前を見るとマネキンと壹岐を隔てていた厚いガラスが身体の大きさ分だけくり抜かれていた。四トン車が時速十キロでぶつかっても破れなかったガラスが一本の棍棒で開かれたのである。壹岐はふだんの仕事の場所へ晴れがましい気持ちで入っていった。四体のマネキンと並んで立つといままで一緒に行動してきた陽子、石崎、シローそれに桂までが単なる通行人にしか見えなくなった。マネキンと会話できるほどにも、彼らとは言葉を交わすことができない。

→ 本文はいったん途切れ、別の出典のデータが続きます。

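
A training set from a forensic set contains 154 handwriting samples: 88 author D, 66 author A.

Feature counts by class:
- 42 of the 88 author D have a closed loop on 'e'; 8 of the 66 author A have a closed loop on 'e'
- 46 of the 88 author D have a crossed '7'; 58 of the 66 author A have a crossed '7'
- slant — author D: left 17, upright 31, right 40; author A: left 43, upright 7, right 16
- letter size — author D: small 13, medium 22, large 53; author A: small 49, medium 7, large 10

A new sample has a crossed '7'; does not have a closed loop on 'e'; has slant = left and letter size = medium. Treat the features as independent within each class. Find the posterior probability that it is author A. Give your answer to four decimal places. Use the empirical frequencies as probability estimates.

author D: (88/154) × (46/88) × (46/88) × (17/88) × (22/88) ≈ 0.00754082
author A: (66/154) × (58/66) × (58/66) × (43/66) × (7/66) ≈ 0.0228702
P(author A | x) = 0.0228702 / 0.03041102 ≈ 0.7520

0.7520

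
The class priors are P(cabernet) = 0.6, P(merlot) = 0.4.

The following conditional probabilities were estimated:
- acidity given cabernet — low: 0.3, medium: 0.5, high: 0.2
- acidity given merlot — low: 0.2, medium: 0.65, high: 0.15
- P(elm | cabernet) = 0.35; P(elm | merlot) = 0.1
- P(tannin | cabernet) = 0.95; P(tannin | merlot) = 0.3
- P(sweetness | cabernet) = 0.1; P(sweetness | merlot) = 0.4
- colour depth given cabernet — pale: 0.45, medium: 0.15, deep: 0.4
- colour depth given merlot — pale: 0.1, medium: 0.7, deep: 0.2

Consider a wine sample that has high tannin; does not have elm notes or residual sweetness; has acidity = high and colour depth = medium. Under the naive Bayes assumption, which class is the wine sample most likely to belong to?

cabernet

cabernet: 0.6 × 0.2 × (1−0.35) × 0.95 × (1−0.1) × 0.15 = 0.0100035
merlot: 0.4 × 0.15 × (1−0.1) × 0.3 × (1−0.4) × 0.7 = 0.006804
Highest score → cabernet.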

左腕を伝って流れ落ちる赤い血が、海の波を形象化した青白のサテンの布地のうえに絞り紋様を描くように広がってゆく。老舗の洋品店に勤めはじめ、アルバイトとはいえ宣伝のレイアウトを任されていた。やっと自分の進むべき道が現れたと思った。その道に拾い上げ、やがて正社員にしてやるよと言ってくれた直属の上司で、創業者を祖父に持つ、社長の三男坊南さんの顔が脳裡を掠める。家族的な同族会社なのに押しつけがましさはなかった。こんなことをしてしまって、独自のデザインはもう創れなくなった。壹岐は哀しい気持ちにとらわれた。